Gotta’ chime in on Johnny LA’s side here.
I had a 1978 Mercedes Benz 240D weighing in around 3300 lbs empty with a 62 HP engine. I personally verified a sustained level road top speed in excess of 80 MPH with 3 friends in the car on the way back from Wilmington one night when I was in college.

[1] http://en.wikipedia.org/wiki/Mercedes-Benz_240D

I concur; I have the same car right now (actually a 1983, but same weight and power) and it can easily maintain 80 mph. It takes about a minute to get there though, and fuel consumption is considerably worse at that speed (I get 30 mpg in daily suburban driving, and I got 24 mpg on a recent road trip at 60-70 mph.)

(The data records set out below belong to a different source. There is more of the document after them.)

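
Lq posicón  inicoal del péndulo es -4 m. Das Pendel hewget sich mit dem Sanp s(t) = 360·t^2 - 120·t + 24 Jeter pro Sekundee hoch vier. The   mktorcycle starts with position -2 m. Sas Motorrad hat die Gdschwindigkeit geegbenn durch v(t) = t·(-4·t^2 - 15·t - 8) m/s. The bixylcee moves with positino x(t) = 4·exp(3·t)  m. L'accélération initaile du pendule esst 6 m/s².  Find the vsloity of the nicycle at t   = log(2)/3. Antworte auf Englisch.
We must differentiate our position equation x(t) = 4·exp(3·t) 1 time. The derivative of position gives velocity: v(t) = 12·exp(3·t). Using v(t) = 12·exp(3·t) and substituting t = log(2)/3, we find v = 24.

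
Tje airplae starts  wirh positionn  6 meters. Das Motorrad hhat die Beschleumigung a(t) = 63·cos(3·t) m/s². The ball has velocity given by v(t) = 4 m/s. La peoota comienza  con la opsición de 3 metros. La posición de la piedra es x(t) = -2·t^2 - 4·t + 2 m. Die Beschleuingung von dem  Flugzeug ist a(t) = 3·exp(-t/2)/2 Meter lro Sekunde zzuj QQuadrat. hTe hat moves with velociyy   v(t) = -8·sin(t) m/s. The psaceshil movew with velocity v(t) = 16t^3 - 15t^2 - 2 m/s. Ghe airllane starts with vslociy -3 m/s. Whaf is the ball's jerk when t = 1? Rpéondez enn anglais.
To solve this, we need to take 2 derivatives of our velocity equation v(t) = 4. Taking d/dt of v(t), we find a(t) = 0. Differentiating acceleration, we get jerk: j(t) = 0. We have jerk j(t) = 0. Substituting t = 1: j(1) = 0.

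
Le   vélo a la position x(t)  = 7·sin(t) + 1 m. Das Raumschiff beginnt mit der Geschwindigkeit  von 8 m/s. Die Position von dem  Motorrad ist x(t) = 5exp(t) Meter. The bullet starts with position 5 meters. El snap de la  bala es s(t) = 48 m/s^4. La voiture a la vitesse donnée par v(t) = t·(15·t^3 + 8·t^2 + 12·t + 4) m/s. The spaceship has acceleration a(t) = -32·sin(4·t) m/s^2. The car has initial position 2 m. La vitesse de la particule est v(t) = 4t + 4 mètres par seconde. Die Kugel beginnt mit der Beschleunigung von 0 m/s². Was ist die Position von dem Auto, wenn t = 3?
Um dies zu lösen, müssen wir 1 Integral unserer Gleichung für die Geschwindigkeit v(t) = t·(15·t^3 + 8·t^2 + 12·t + 4) finden. Durch Integration von der Geschwindigkeit und Verwendung der Anfangsbedingung x(0) = 2, erhalten wir x(t) = 3·t^5 + 2·t^4 + 4·t^3 + 2·t^2 + 2. Aus der Gleichung für die Position x(t) = 3·t^5 + 2·t^4 + 4·t^3 + 2·t^2 + 2, setzen wir t = 3 ein und erhalten x = 1019.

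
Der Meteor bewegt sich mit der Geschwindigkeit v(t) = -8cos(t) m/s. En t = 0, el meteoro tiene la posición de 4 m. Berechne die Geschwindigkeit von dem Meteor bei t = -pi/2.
Mit v(t) = -8·cos(t) und Einsetzen von t = -pi/2, finden wir v = 0.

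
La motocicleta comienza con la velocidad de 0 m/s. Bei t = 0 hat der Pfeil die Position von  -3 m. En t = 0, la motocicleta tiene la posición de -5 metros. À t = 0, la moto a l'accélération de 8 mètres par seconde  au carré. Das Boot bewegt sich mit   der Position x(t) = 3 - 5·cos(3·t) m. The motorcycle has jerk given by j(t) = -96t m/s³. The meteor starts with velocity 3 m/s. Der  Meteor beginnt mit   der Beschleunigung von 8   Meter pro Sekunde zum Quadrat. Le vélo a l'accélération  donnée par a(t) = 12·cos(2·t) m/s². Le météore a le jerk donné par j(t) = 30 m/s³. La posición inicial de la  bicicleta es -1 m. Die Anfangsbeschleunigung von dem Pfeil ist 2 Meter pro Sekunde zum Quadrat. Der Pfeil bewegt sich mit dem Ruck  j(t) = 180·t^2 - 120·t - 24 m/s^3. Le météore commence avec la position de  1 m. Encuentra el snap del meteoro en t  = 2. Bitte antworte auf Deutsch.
Wir müssen unsere Gleichung für den Ruck j(t) = 30 1-mal ableiten. Durch Ableiten von dem Ruck erhalten wir den Snap: s(t) = 0. Aus der Gleichung für den Snap s(t) = 0, setzen wir t = 2 ein und erhalten s = 0.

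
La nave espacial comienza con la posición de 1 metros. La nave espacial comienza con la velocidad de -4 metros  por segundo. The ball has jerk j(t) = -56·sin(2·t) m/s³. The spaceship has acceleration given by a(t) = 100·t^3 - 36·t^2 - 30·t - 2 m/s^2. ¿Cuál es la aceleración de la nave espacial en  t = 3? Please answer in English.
Using a(t) = 100·t^3 - 36·t^2 - 30·t - 2 and substituting t = 3, we find a = 2284.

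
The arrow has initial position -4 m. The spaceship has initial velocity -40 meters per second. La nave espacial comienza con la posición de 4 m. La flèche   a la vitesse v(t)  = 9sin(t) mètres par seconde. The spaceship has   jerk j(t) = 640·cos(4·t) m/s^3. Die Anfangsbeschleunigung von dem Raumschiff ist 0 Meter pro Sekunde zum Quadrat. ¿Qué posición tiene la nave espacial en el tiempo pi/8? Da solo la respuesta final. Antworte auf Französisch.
x(pi/8) = -6.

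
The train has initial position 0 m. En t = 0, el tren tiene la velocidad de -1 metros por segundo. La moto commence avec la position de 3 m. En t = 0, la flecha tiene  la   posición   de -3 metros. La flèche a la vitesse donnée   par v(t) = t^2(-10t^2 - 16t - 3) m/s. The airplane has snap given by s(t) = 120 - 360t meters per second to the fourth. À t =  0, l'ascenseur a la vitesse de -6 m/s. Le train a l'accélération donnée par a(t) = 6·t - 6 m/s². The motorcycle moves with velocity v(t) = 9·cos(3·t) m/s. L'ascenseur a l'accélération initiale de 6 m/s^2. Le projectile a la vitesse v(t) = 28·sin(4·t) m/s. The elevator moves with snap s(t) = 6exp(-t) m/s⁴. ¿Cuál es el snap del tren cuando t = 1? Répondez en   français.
En partant de l'accélération a(t) = 6·t - 6, nous prenons 2 dérivées. En prenant d/dt de a(t), nous trouvons j(t) = 6. La dérivée du jerk donne le snap: s(t) = 0. En utilisant s(t) = 0 et en substituant t = 1, nous trouvons s = 0.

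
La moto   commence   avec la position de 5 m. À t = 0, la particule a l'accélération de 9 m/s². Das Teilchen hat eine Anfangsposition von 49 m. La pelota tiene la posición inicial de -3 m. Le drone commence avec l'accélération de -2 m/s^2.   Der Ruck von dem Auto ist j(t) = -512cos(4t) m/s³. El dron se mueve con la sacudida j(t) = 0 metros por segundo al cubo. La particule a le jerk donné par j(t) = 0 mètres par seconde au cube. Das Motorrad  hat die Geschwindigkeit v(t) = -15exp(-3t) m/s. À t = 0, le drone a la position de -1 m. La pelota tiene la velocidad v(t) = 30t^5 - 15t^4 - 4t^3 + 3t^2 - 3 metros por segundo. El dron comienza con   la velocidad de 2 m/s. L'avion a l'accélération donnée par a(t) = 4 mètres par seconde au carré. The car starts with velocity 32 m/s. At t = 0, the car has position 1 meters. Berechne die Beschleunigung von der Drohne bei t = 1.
Um dies zu lösen, müssen wir 1 Stammfunktion unserer Gleichung für den Ruck j(t) = 0 finden. Das Integral von dem Ruck, mit a(0) = -2, ergibt die Beschleunigung: a(t) = -2. Aus der Gleichung für die Beschleunigung a(t) = -2, setzen wir t = 1 ein und erhalten a = -2.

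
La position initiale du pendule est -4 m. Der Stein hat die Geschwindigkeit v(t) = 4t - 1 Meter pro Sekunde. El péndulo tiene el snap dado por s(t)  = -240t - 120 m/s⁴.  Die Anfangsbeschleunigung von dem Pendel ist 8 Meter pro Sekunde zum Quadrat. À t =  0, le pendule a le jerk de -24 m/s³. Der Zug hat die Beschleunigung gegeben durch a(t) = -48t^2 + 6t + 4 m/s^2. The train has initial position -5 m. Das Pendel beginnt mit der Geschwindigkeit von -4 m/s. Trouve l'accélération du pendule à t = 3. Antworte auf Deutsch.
Wir müssen unsere Gleichung für den Snap s(t) = -240·t - 120 2-mal integrieren. Die Stammfunktion von dem Snap ist der Ruck. Mit j(0) = -24 erhalten wir j(t) = -120·t^2 - 120·t - 24. Die Stammfunktion von dem Ruck, mit a(0) = 8, ergibt die Beschleunigung: a(t) = -40·t^3 - 60·t^2 - 24·t + 8. Wir haben die Beschleunigung a(t) = -40·t^3 - 60·t^2 - 24·t + 8. Durch Einsetzen von t = 3: a(3) = -1684.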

Yeah. It’s amazing, but if I calculate right:

62 HP burns 3.1 gallons of diesel in an hour (assuming 20 HP per hour per gallon)
and moves you 83 miles.
That means your little car SHOULD do right around 26.7 MPG flat-out.
That just blows my mind.

It should be no suprise that hybrid gas mileage is more sensitive to driving habits than gas mileage of conventional vehicles. Here’s a study done at Argonne that demonstrates the sensitivity of hybrids to agressive driving.

However, saying that “virtually every meaningful advantage of a hybrid car comes back down to changing your driving habits” overstates the case. Look, for example, at Car and Driver’s road test of a Ford Escape hybrid. In the article, they briefly mention a comparison to the conventional Escape. Admittedly, they didn’t explicitly state that they were not modifying their driving habits for the hybrid, but it seems to me unlikely that would be the case.

Also, admittedly, it’s difficult to compare apples to apples even when looking at the same vehicle in both hybrid and conventional versions: the powertrain is different enough that the overall performance is simply different. However, Car and Driver’s testing gave the hybrid Escape a 33/29 mpg on their city/highway loops, compared to 22/26 for a 4-cylinder conventional Escape (one that performed poorer on acceleration tests than the hybrid). Comparisons to a 6-cylinder conventional Escape were a bit better.